In a way it is as literal as that, but I think it is even beyond that perception. I should not limit myself only with the third-world exotica, playing a gender political/geopolitical role for the Western art world but to raise the question of how the whole myth-making policy works for the global market and how audience-consumers are easily trapped with that optic missing the real haptic. How they only grab the ‘by-products’ of the real thing.
In my practice, the cognitive and sensory projections in the form of life and human experiences are the actual material that produces my art. The output in the format of drawing, poetry, sculpture, installation, and performance is what I call byproducts of art making. I use the word byproduct to term the tactile manifestations of my art. The intention is to relocate the focus on the conceptual — the mind, emotions, and senses that produce the art practice, and the byproducts are just a remnant of this process.
Your performances engage very directly with the process of othering. Do you consciously ‘other’ yourself from your audiences by exaggerating or heightening the aspects of your identity that make you ‘other’? Are you at any point interested in building perceptual bridges, or do you find you revel in the differences?
One of my real challenges is to understand the body well and treat it well. Body means not just the flesh and blood but the entire nervous system and subconscious too. I keep my physical body free to truthfully embrace the instinctual part organically. Therefore no rehearsal is prepared which keeps me open at that very moment to respond/react instinctually with the immediate surroundings while keeping a well-thought contextual background with its specific social and political context (power, brutality, visceral matters, desire, danger, sadness, rage, political terror, male-induced violence etc.) as narrative clues.
In my practice, consciously keeping self/body/mind instinctual is the real intellectual feat rather than delivering the baggage of information which is already available on Google!
I don’t become an ‘other’ while am performing because it’s a true, conscious self which is away from the social conditioning and is organically, liberatingly coming out and I am not resisting that spontaneous action.
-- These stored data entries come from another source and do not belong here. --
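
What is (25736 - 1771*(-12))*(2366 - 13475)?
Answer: -521989692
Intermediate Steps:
(25736 - 1771*(-12))*(2366 - 13475) = (25736 + 21252)*(-11109) = 46988*(-11109) = -521989692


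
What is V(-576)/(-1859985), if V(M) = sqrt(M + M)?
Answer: -8*I*sqrt(2)/619995 ≈ -1.8248e-5*I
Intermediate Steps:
V(M) = sqrt(2)*sqrt(M) (V(M) = sqrt(2*M) = sqrt(2)*sqrt(M))
V(-576)/(-1859985) = (sqrt(2)*sqrt(-576))/(-1859985) = (sqrt(2)*(24*I))*(-1/1859985) = (24*I*sqrt(2))*(-1/1859985) = -8*I*sqrt(2)/619995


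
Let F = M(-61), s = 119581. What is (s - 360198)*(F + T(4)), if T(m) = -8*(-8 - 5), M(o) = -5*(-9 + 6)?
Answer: -28633423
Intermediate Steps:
M(o) = 15 (M(o) = -5*(-3) = 15)
F = 15
T(m) = 104 (T(m) = -8*(-13) = 104)
(s - 360198)*(F + T(4)) = (119581 - 360198)*(15 + 104) = -240617*119 = -28633423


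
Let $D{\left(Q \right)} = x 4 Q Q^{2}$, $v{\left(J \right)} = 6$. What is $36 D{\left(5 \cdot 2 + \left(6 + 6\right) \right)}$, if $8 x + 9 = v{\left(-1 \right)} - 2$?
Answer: $-958320$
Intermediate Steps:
$x = - \frac{5}{8}$ ($x = - \frac{9}{8} + \frac{6 - 2}{8} = - \frac{9}{8} + \frac{1}{8} \cdot 4 = - \frac{9}{8} + \frac{1}{2} = - \frac{5}{8} \approx -0.625$)
$D{\left(Q \right)} = - \frac{5 Q^{3}}{2}$ ($D{\left(Q \right)} = \left(- \frac{5}{8}\right) 4 Q Q^{2} = - \frac{5 Q}{2} Q^{2} = - \frac{5 Q^{3}}{2}$)
$36 D{\left(5 \cdot 2 + \left(6 + 6\right) \right)} = 36 \left(- \frac{5 \left(5 \cdot 2 + \left(6 + 6\right)\right)^{3}}{2}\right) = 36 \left(- \frac{5 \left(10 + 12\right)^{3}}{2}\right) = 36 \left(- \frac{5 \cdot 22^{3}}{2}\right) = 36 \left(\left(- \frac{5}{2}\right) 10648\right) = 36 \left(-26620\right) = -958320$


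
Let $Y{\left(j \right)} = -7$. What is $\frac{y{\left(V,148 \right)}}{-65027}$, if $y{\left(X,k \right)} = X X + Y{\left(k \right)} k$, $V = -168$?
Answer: $- \frac{27188}{65027} \approx -0.4181$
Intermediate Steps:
$y{\left(X,k \right)} = X^{2} - 7 k$ ($y{\left(X,k \right)} = X X - 7 k = X^{2} - 7 k$)
$\frac{y{\left(V,148 \right)}}{-65027} = \frac{\left(-168\right)^{2} - 1036}{-65027} = \left(28224 - 1036\right) \left(- \frac{1}{65027}\right) = 27188 \left(- \frac{1}{65027}\right) = - \frac{27188}{65027}$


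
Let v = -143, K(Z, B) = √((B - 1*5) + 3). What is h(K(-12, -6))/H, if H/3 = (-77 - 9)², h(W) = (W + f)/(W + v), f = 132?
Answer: (√2 - 66*I)/(11094*(2*√2 + 143*I)) ≈ -4.1569e-5 - 1.7136e-6*I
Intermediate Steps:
K(Z, B) = √(-2 + B) (K(Z, B) = √((B - 5) + 3) = √((-5 + B) + 3) = √(-2 + B))
h(W) = (132 + W)/(-143 + W) (h(W) = (W + 132)/(W - 143) = (132 + W)/(-143 + W))
H = 22188 (H = 3*(-77 - 9)² = 3*(-86)² = 3*7396 = 22188)
h(K(-12, -6))/H = ((132 + √(-2 - 6))/(-143 + √(-2 - 6)))/22188 = ((132 + √(-8))/(-143 + √(-8)))*(1/22188) = ((132 + 2*I*√2)/(-143 + 2*I*√2))*(1/22188) = (132 + 2*I*√2)/(22188*(-143 + 2*I*√2))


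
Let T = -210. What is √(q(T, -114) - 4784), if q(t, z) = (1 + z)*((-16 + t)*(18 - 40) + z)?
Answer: I*√553738 ≈ 744.14*I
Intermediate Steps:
q(t, z) = (1 + z)*(352 + z - 22*t) (q(t, z) = (1 + z)*((-16 + t)*(-22) + z) = (1 + z)*((352 - 22*t) + z) = (1 + z)*(352 + z - 22*t))
√(q(T, -114) - 4784) = √((352 + (-114)² - 22*(-210) + 353*(-114) - 22*(-210)*(-114)) - 4784) = √((352 + 12996 + 4620 - 40242 - 526680) - 4784) = √(-548954 - 4784) = √(-553738) = I*√553738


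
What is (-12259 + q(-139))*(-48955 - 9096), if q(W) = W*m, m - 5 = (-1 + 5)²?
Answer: 881098078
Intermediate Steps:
m = 21 (m = 5 + (-1 + 5)² = 5 + 4² = 5 + 16 = 21)
q(W) = 21*W (q(W) = W*21 = 21*W)
(-12259 + q(-139))*(-48955 - 9096) = (-12259 + 21*(-139))*(-48955 - 9096) = (-12259 - 2919)*(-58051) = -15178*(-58051) = 881098078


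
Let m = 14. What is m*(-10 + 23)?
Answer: 182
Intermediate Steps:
m*(-10 + 23) = 14*(-10 + 23) = 14*13 = 182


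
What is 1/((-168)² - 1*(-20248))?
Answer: 1/48472 ≈ 2.0630e-5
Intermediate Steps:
1/((-168)² - 1*(-20248)) = 1/(28224 + 20248) = 1/48472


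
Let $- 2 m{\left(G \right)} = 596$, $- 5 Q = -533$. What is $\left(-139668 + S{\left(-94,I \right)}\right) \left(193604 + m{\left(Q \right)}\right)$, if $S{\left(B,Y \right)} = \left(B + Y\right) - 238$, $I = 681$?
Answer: $-26931198614$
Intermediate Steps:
$S{\left(B,Y \right)} = -238 + B + Y$
$Q = \frac{533}{5}$ ($Q = \left(- \frac{1}{5}\right) \left(-533\right) = \frac{533}{5} \approx 106.6$)
$m{\left(G \right)} = -298$ ($m{\left(G \right)} = \left(- \frac{1}{2}\right) 596 = -298$)
$\left(-139668 + S{\left(-94,I \right)}\right) \left(193604 + m{\left(Q \right)}\right) = \left(-139668 - -349\right) \left(193604 - 298\right) = \left(-139668 + 349\right) 193306 = \left(-139319\right) 193306 = -26931198614$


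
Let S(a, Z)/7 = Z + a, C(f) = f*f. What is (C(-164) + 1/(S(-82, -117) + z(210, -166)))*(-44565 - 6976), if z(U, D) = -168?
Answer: -309133014765/223 ≈ -1.3862e+9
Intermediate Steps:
C(f) = f²
S(a, Z) = 7*Z + 7*a (S(a, Z) = 7*(Z + a) = 7*Z + 7*a)
(C(-164) + 1/(S(-82, -117) + z(210, -166)))*(-44565 - 6976) = ((-164)² + 1/((7*(-117) + 7*(-82)) - 168))*(-44565 - 6976) = (26896 + 1/((-819 - 574) - 168))*(-51541) = (26896 + 1/(-1393 - 168))*(-51541) = (26896 + 1/(-1561))*(-51541) = (26896 - 1/1561)*(-51541) = (41984655/1561)*(-51541) = -309133014765/223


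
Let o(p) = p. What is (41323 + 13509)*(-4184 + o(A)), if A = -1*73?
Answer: -233419824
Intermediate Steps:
A = -73
(41323 + 13509)*(-4184 + o(A)) = (41323 + 13509)*(-4184 - 73) = 54832*(-4257) = -233419824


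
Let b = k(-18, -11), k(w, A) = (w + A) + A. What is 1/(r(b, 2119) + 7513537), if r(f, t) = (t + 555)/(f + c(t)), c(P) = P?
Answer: 297/2231520871 ≈ 1.3309e-7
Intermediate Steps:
k(w, A) = w + 2*A (k(w, A) = (A + w) + A = w + 2*A)
b = -40 (b = -18 + 2*(-11) = -18 - 22 = -40)
r(f, t) = (555 + t)/(f + t) (r(f, t) = (t + 555)/(f + t) = (555 + t)/(f + t))
1/(r(b, 2119) + 7513537) = 1/((555 + 2119)/(-40 + 2119) + 7513537) = 1/(2674/2079 + 7513537) = 1/((1/2079)*2674 + 7513537) = 1/(382/297 + 7513537) = 1/(2231520871/297) = 297/2231520871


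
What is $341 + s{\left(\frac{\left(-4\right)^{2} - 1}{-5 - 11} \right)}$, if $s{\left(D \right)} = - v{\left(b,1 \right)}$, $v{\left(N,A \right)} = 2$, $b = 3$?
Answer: $339$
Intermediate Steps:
$s{\left(D \right)} = -2$ ($s{\left(D \right)} = \left(-1\right) 2 = -2$)
$341 + s{\left(\frac{\left(-4\right)^{2} - 1}{-5 - 11} \right)} = 341 - 2 = 339$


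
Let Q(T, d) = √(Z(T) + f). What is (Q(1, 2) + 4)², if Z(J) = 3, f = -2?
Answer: 25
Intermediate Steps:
Q(T, d) = 1 (Q(T, d) = √(3 - 2) = √1 = 1)
(Q(1, 2) + 4)² = (1 + 4)² = 5² = 25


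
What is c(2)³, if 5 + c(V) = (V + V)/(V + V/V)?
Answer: -1331/27 ≈ -49.296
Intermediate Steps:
c(V) = -5 + 2*V/(1 + V) (c(V) = -5 + (V + V)/(V + V/V) = -5 + (2*V)/(V + 1) = -5 + (2*V)/(1 + V) = -5 + 2*V/(1 + V))
c(2)³ = ((-5 - 3*2)/(1 + 2))³ = ((-5 - 6)/3)³ = ((⅓)*(-11))³ = (-11/3)³ = -1331/27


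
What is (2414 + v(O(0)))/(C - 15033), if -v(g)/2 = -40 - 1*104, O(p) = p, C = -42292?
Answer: -2702/57325 ≈ -0.047135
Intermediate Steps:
v(g) = 288 (v(g) = -2*(-40 - 1*104) = -2*(-40 - 104) = -2*(-144) = 288)
(2414 + v(O(0)))/(C - 15033) = (2414 + 288)/(-42292 - 15033) = 2702/(-57325) = 2702*(-1/57325) = -2702/57325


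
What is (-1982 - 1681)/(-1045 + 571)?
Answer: 1221/158 ≈ 7.7278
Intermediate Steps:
(-1982 - 1681)/(-1045 + 571) = -3663/(-474) = -3663*(-1/474) = 1221/158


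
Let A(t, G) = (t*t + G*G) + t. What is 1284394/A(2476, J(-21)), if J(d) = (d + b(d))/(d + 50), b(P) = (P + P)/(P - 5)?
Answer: 91274817413/435842305606 ≈ 0.20942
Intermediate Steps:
b(P) = 2*P/(-5 + P) (b(P) = (2*P)/(-5 + P) = 2*P/(-5 + P))
J(d) = (d + 2*d/(-5 + d))/(50 + d) (J(d) = (d + 2*d/(-5 + d))/(d + 50) = (d + 2*d/(-5 + d))/(50 + d))
A(t, G) = t + G² + t² (A(t, G) = (t² + G²) + t = (G² + t²) + t = t + G² + t²)
1284394/A(2476, J(-21)) = 1284394/(2476 + (-21*(-3 - 21)/((-5 - 21)*(50 - 21)))² + 2476²) = 1284394/(2476 + (-21*(-24)/(-26*29))² + 6130576) = 1284394/(2476 + (-21*(-1/26)*1/29*(-24))² + 6130576) = 1284394/(2476 + (-252/377)² + 6130576) = 1284394/(2476 + 63504/142129 + 6130576) = 1284394/(871684611212/142129) = 1284394*(142129/871684611212) = 91274817413/435842305606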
I think rather than when I am living a codified, constructed civilised life, that’s more being a self with ‘otherness’, where every act is taught/thought/instructed.
Rebecca Solnit, in A Field Guide to Getting Lost offers a definition of what it means to be lost: “To lose yourself — a voluptuous surrender, lost in your arms, lost to the world, utterly immersed in what is present so that its surroundings fade away. In Benjamin’s terms, to be lost is to be fully present, and to be fully present is to be capable of being in uncertainty and mystery. And one does not get lost but loses oneself, with the implication that it is a conscious choice, a chosen surrender, a psychic state achievable through geography. That thing the nature of which is totally unknown to you is usually what you need to find, and finding it is a matter of getting lost… Lost really has two disparate meanings. Losing things is about the familiar falling away, getting lost is about the unfamiliar appearing.”
Finally, how do you prepare yourself emotionally and intellectually for a performance of this nature and scale?
I keep myself open for an unknown, unique experience that will never happen again to my body, where the manifestation and outcome cannot be known in advance. It is one-time and ephemeral.
I completely trust my consciousness, my cognitive and sensory feelings in my body. I concentrate to listen to what my flowing blood and the whole nervous system is letting me explore — the liberty and freedom of the body. It is transitory, it’s spontaneous, playful and often interactive. And it’s always an experience. It isn’t, however, a tangible object. To me, performing within the crowd and audience, seeing them frozen at my ‘otherly’/'unworldly’-ness, I actually feel immensely empowered and confident that no generalised robotic/AI data can really define my very basic humanly instinct that only I can deliver, thus challenging constructed institutional hierarchies.